高校生の間では大人気のドラマで、あの子もこの子もドラマの話ばかり。
人気の原因は、主役の青山健吾。これが、かっこいいのなんのって大騒ぎ。
若手イケメン俳優が恋愛ドラマの主役をやると、こうなっちゃうんだねー。
「夏美はどう思う?」
「え?何が?」
「昨日の告白。」
そんなことを突然聞いてくるのは友人の由梨。
私は別に、誰からも告白なんてされていないのよ。だから告白がどう?と聞かれても、と言っている間に
「僕がそばにいる、それだけじゃダメかな?」
と主役の真似をしだす由梨。
「あー、もう消えてなくなりそう。」
と毎週決め台詞のような感想を言うのよこの子。
あっ、念のために一言。
この『消えてなくなりそう』とは、ドキドキしてうっとりしてとろけて自分の心がどこか遠くに飛んでいきそう、なくらいに甘い言葉を浴びせられたという意味なんだけど、実際に由梨が消えてなくなるわけではないから、変な誤解を生まないように注意してね。
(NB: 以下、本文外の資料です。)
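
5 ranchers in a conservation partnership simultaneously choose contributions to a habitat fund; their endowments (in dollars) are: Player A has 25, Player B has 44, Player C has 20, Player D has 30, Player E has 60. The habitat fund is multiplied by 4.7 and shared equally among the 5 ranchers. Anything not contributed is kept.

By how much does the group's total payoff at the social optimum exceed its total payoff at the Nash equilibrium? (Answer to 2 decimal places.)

The private return per contributed unit is 4.7/5 = 0.9400 < 1 for every player regardless of endowment, so the Nash equilibrium is zero contribution and the group total is Σ E_j = 25 + 44 + 20 + 30 + 60 = 179.
Each contributed unit returns 4.700 to the group, so the social optimum is full contribution by everyone: group total = 4.700 × 179 = 841.30.
Efficiency loss = (4.700 − 1) × 179 = 662.30.

662.30 dollars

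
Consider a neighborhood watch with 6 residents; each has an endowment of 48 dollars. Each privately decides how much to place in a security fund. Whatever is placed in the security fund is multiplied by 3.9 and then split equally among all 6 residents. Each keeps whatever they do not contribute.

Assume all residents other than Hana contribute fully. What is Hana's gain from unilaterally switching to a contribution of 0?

16.80 dollars

Switching from a contribution of 48 to 0 lets Hana keep an extra 48 dollars, but lowers the security fund by 48, which costs Hana their own share of that drop: 3.9/6 × 48 = 31.20.
Net gain = 48 − 31.20 = 16.80. The private return per contributed unit (0.6500) is below 1, so free-riding is indeed the best response regardless of what the others do.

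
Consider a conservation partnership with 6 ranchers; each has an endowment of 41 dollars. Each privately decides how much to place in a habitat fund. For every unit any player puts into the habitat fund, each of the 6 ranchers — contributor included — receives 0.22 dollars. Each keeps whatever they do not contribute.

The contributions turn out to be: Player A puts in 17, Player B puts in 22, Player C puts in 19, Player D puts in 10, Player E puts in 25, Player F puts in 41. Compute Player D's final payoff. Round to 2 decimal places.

60.48 dollars

Total contributed: 17 + 22 + 19 + 10 + 25 + 41 = 134.
Each receives 0.22 × 134 = 29.48 from the habitat fund.
Player D keeps 41 − 10 = 31, so Player D's payoff is 31 + 29.48 = 60.48.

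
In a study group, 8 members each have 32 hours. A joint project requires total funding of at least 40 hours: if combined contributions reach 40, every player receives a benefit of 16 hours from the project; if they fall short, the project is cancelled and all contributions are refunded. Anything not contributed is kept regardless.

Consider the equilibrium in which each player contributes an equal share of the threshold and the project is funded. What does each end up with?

43 hours

Equal share of the threshold: 40/8 = 5.
At this profile no one gains by cutting their contribution: any cut drops the total below 40, the project is cancelled, contributions are refunded, and the deviator ends with 32, which is less than 32 − 5 + 16 = 43. Contributing more than 5 just wastes the excess. So contributing exactly 5 is a best response.
Each player's payoff: 32 − 5 + 16 = 43.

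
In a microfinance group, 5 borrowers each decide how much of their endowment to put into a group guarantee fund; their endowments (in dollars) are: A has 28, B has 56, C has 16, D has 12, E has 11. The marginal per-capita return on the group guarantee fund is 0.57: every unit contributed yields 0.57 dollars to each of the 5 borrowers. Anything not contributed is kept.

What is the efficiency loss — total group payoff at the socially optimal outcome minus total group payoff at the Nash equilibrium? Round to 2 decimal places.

227.55 dollars

The private return per contributed unit is 0.57 < 1 for everyone, so the Nash equilibrium is zero contribution and the group total is Σ E_j = 28 + 56 + 16 + 12 + 11 = 123.
Each contributed unit returns 2.850 to the group, so the social optimum is full contribution by everyone: group total = 2.850 × 123 = 350.55.
Efficiency loss = (2.850 − 1) × 123 = 227.55.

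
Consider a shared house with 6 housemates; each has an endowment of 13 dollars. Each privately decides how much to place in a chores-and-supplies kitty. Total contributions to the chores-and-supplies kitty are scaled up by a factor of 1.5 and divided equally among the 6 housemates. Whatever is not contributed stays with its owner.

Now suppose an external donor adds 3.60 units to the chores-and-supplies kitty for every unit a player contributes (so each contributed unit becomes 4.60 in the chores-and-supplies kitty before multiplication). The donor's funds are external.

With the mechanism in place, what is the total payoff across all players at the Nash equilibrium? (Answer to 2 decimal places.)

With the mechanism, a contributed unit returns 1.5 × 4.60 / 6 = 1.1500 per unit of net cost to the contributor — now above 1 — so contributing fully is weakly dominant for every player.
So the Nash equilibrium is full contribution by all 6; the group earns 1.5 × 4.60 × 78 = 538.20.

538.20 dollars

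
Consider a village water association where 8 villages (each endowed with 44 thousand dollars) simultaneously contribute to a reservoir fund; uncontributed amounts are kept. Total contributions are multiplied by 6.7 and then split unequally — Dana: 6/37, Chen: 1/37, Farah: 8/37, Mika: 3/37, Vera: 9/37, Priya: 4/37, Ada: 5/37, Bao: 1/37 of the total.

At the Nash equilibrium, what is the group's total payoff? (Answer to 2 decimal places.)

1104.40 thousand dollars

Each unit j contributes comes back to j as 6.7 × (j's share), so j prefers to contribute only if that share exceeds 1/6.7 = 0.1493; otherwise keeping the unit dominates.
Dana, Farah and Vera are above the threshold, contributing 44 each; the remaining 5 contribute 0. Total contributed: 132.
The reservoir fund pays out 6.7 × 132 = 884.40 in total (split across the unequal shares, but the aggregate is all that matters for the group sum).
The 5 free-riders keep 44 each, adding 220. Group total = 220 + 884.40 = 1104.40.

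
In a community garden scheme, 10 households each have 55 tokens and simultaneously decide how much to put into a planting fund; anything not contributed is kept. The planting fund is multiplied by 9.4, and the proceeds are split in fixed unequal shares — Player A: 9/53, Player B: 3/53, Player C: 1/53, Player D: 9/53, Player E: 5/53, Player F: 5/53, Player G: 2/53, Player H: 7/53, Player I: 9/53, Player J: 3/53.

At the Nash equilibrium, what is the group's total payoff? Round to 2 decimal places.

2398.00 tokens

For player j, contributing a unit is worthwhile iff 9.4 × (j's share) ≥ 1, i.e. iff j's share is at least 0.1064.
The shares above 0.1064 belong to Player A, Player D, Player H and Player I, contributing 55 each; the remaining 6 contribute 0. Total contributed: 220.
The planting fund pays out 9.4 × 220 = 2068.00 in total (split across the unequal shares, but the aggregate is all that matters for the group sum).
The 6 free-riders keep 55 each, adding 330. Group total = 330 + 2068.00 = 2398.00.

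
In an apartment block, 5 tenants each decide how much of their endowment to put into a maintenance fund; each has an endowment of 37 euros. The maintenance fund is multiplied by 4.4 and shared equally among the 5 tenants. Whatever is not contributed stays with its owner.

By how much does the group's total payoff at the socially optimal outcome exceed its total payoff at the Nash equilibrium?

Each contributed unit returns 4.4/5 = 0.8800 to its contributor — below 1 — so contributing 0 is dominant for every player. At the Nash equilibrium everyone keeps their 37, and the group total is 5 × 37 = 185.
Each contributed unit returns 4.400 to the group as a whole (0.8800 to each of 5 players), which exceeds 1, so the social optimum is full contribution: group total = 4.400 × 185 = 814.00.
Efficiency loss = 814.00 − 185 = 629.00.

629.00 euros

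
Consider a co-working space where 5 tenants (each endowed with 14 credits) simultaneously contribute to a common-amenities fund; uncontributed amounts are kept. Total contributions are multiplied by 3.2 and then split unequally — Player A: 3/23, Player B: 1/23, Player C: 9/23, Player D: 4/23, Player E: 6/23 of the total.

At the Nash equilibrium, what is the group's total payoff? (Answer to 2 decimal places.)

100.80 credits

Player j's private return per contributed unit is 3.2 × (j's share). Contributing is weakly dominant for j when that share is at least 1/3.2 = 0.3125, and contributing 0 is dominant otherwise.
The only share above 0.3125 is Player C's 9/23, contributing 14; the remaining 4 contribute 0. Total contributed: 14.
The common-amenities fund pays out 3.2 × 14 = 44.80 in total (split across the unequal shares, but the aggregate is all that matters for the group sum).
The 4 free-riders keep 14 each, adding 56. Group total = 56 + 44.80 = 100.80.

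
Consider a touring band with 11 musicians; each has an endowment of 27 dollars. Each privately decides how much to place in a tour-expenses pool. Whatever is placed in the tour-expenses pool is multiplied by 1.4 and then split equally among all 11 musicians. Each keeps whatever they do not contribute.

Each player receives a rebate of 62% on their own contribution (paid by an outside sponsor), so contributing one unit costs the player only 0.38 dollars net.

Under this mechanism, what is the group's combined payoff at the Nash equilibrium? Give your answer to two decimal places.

297.00 dollars

Even with the mechanism, each unit contributed returns only (1.4/11) / 0.38 = 0.3349 per unit of net cost, so contributing nothing is still dominant.
Everyone keeps their endowment and the group total is 11 × 27 = 297.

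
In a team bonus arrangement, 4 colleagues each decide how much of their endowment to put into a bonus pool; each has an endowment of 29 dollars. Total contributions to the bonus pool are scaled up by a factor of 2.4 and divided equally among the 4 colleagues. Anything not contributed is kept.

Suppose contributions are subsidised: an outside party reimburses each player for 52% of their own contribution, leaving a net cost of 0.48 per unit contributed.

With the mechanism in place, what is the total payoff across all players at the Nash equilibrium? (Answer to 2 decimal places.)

The effective private return per unit is now (2.4/4) / 0.48 = 1.2500 > 1, so every player's dominant strategy flips to full contribution.
At the Nash equilibrium everyone contributes 29. Group total payoff = 4 × (29 × 0.52 + 2.4 × 29) = 338.72.

338.72 dollars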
「青山様、一度は触れてみたい。」「告白の言葉はよかったけど、その後急に態度変わったじゃん。」
「もう、夏美ったら。それがいいんじゃんか。」
「そういう男って、女を弄んだりするもんじゃない?」
「青山様はそんな人じゃないって。あの笑顔、あの優しさ、あの抱きしめかた。ツンデレなところも、素敵。」
ここはステージか!というくらいの大きな立ち振る舞いを見せてくる。これ、将来は女優になるだろう、なんて予想してみる。
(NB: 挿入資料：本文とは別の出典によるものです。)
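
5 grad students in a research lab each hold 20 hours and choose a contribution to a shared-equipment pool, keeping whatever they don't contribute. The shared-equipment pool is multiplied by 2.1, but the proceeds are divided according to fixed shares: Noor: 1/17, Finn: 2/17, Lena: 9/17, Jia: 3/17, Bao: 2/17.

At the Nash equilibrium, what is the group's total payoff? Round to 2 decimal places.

122.00 hours

Each unit j contributes comes back to j as 2.1 × (j's share), so j prefers to contribute only if that share exceeds 1/2.1 = 0.4762; otherwise keeping the unit dominates.
Lena alone (share 9/17) is above the threshold, contributing 20; the remaining 4 contribute 0. Total contributed: 20.
The shared-equipment pool pays out 2.1 × 20 = 42.00 in total (split across the unequal shares, but the aggregate is all that matters for the group sum).
The 4 free-riders keep 20 each, adding 80. Group total = 80 + 42.00 = 122.00.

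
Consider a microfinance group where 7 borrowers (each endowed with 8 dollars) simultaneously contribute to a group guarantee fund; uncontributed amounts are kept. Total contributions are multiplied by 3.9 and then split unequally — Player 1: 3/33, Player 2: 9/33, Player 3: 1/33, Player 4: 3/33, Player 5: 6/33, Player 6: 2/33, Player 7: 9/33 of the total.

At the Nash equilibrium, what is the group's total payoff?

102.40 dollars

For player j, contributing a unit is worthwhile iff 3.9 × (j's share) ≥ 1, i.e. iff j's share is at least 0.2564.
Player 2 and Player 7 are above the threshold, contributing 8 each; the remaining 5 contribute 0. Total contributed: 16.
The group guarantee fund pays out 3.9 × 16 = 62.40 in total (split across the unequal shares, but the aggregate is all that matters for the group sum).
The 5 free-riders keep 8 each, adding 40. Group total = 40 + 62.40 = 102.40.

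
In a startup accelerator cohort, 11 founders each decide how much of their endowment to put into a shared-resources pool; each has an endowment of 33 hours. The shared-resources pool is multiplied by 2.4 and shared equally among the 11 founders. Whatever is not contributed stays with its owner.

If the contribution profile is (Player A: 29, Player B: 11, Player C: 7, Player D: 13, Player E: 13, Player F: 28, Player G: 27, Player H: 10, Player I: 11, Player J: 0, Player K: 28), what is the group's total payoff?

Total contributed: 29 + 11 + 7 + 13 + 13 + 28 + 27 + 10 + 11 + 0 + 28 = 177; total kept: 11 × 33 − 177 = 186.
The shared-resources pool pays out 2.4 × 177 = 424.80 in aggregate.
Group total = 186 + 424.80 = 610.80.

610.80 hours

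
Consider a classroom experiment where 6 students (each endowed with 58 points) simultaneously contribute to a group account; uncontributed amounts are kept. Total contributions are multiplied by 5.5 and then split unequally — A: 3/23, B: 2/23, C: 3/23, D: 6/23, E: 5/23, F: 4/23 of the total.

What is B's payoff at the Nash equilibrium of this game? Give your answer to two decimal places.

Each unit j contributes comes back to j as 5.5 × (j's share), so j prefers to contribute only if that share exceeds 1/5.5 = 0.1818; otherwise keeping the unit dominates.
D and E are above the threshold, contributing 58 each; the remaining 4 contribute 0. Total contributed: 116.
B keeps 58 and receives 5.5 × 116 × 2/23 = 55.48 from the group account, for a payoff of 113.48.

113.48 points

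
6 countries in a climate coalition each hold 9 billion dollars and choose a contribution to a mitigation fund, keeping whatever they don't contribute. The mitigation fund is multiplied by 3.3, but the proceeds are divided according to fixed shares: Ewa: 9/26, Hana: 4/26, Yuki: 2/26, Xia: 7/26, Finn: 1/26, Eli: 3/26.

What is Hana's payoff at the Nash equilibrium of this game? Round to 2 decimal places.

A player with share s gets back 3.3·s per unit contributed, so full contribution is dominant for anyone with s > 1/3.3 = 0.3030 and zero contribution is dominant for anyone below.
Only Ewa (9/26) clears that bar, contributing 9; the remaining 5 contribute 0. Total contributed: 9.
Hana keeps 9 and receives 3.3 × 9 × 4/26 = 4.57 from the mitigation fund, for a payoff of 13.57.

13.57 billion dollars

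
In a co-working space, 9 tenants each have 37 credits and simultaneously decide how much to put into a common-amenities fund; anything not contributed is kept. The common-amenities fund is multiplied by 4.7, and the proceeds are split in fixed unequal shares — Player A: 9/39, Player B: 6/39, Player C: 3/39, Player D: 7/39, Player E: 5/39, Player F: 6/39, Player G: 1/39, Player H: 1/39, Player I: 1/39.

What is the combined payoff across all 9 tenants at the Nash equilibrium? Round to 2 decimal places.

469.90 credits

Player j's private return per contributed unit is 4.7 × (j's share). Contributing is weakly dominant for j when that share is at least 1/4.7 = 0.2128, and contributing 0 is dominant otherwise.
Only Player A (9/39) clears that bar, contributing 37; the remaining 8 contribute 0. Total contributed: 37.
The common-amenities fund pays out 4.7 × 37 = 173.90 in total (split across the unequal shares, but the aggregate is all that matters for the group sum).
The 8 free-riders keep 37 each, adding 296. Group total = 296 + 173.90 = 469.90.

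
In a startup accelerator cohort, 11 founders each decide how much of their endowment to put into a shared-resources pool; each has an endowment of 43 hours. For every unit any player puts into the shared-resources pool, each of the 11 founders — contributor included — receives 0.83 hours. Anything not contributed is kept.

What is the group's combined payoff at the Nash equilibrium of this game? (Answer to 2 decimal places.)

473.00 hours

The private return per contributed unit is 0.83 < 1, so contributing 0 is dominant for every player. At the Nash equilibrium everyone keeps their 43, and the group total is 11 × 43 = 473.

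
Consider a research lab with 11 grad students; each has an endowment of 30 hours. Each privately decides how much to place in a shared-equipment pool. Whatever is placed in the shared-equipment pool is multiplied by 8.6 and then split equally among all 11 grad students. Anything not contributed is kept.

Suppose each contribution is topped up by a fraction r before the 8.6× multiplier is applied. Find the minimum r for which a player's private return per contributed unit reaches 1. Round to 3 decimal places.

With matching at rate r, one contributed unit becomes (1 + r) in the shared-equipment pool and returns 8.6 × (1 + r) / 11 to the contributor.
Setting this equal to 1: 1 + r = 11/8.6 = 1.2791.
So the minimum matching rate is r = 1.2791 − 1 = 0.279.

0.279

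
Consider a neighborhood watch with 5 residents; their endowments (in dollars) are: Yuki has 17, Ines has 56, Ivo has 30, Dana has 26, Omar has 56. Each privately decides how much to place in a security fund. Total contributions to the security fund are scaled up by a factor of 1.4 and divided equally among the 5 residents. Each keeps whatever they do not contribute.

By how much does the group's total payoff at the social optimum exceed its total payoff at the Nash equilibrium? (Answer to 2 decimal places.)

74.00 dollars

The private return per contributed unit is 1.4/5 = 0.2800 < 1 for every player regardless of endowment, so the Nash equilibrium is zero contribution and the group total is Σ E_j = 17 + 56 + 30 + 26 + 56 = 185.
Each contributed unit returns 1.400 to the group, so the social optimum is full contribution by everyone: group total = 1.400 × 185 = 259.00.
Efficiency loss = (1.400 − 1) × 185 = 74.00.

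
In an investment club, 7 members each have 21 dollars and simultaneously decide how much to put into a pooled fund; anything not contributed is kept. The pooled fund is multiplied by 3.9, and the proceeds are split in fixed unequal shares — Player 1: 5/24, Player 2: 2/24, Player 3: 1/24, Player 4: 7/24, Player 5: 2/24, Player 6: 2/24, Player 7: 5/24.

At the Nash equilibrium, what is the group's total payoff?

207.90 dollars

For player j, contributing a unit is worthwhile iff 3.9 × (j's share) ≥ 1, i.e. iff j's share is at least 0.2564.
The only share above 0.2564 is Player 4's 7/24, contributing 21; the remaining 6 contribute 0. Total contributed: 21.
The pooled fund pays out 3.9 × 21 = 81.90 in total (split across the unequal shares, but the aggregate is all that matters for the group sum).
The 6 free-riders keep 21 each, adding 126. Group total = 126 + 81.90 = 207.90.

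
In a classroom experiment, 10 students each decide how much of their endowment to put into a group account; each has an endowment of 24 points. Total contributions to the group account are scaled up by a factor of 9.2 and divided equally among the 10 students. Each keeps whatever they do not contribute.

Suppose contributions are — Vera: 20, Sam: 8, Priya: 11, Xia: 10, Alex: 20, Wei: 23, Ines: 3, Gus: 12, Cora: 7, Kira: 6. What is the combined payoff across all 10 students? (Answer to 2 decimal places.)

1224.00 points

Total contributed: 20 + 8 + 11 + 10 + 20 + 23 + 3 + 12 + 7 + 6 = 120; total kept: 10 × 24 − 120 = 120.
The group account pays out 9.2 × 120 = 1104.00 in aggregate.
Group total = 120 + 1104.00 = 1224.00.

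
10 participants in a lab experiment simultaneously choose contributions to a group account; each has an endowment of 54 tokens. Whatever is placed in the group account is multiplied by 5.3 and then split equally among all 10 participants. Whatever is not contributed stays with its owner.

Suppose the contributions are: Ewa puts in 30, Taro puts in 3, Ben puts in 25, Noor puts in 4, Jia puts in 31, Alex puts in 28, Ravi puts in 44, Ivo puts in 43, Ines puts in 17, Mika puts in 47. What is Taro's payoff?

Total contributed: 30 + 3 + 25 + 4 + 31 + 28 + 44 + 43 + 17 + 47 = 272.
Each receives 5.3 × 272 / 10 = 144.16 from the group account.
Taro keeps 54 − 3 = 51, so Taro's payoff is 51 + 144.16 = 195.16.

195.16 tokens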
芸能人なんかに夢中になっちゃって、かわいいかわいい。
私なんかは芸能人なんてなんとも思わないんだけどねー。特に俳優。あれ、演技だから。仕事でやってるんだからね。
「なんで、夏美はいつもそうなの?」
「なにが?」
「青山様のことが嫌いなの?」
「そんなんじゃないよ。面白い役柄だと思うよ。」
「役とかそういうのじゃなくて、青山様を受け止めようよ。」
「だって、あれは物語で・・・。」
「夏美って急に大人っぽいこと言い出すよね。本当に高校生?」
これ、冗談を言っているようだけど、実は、冗談ではなかったりするんだよね。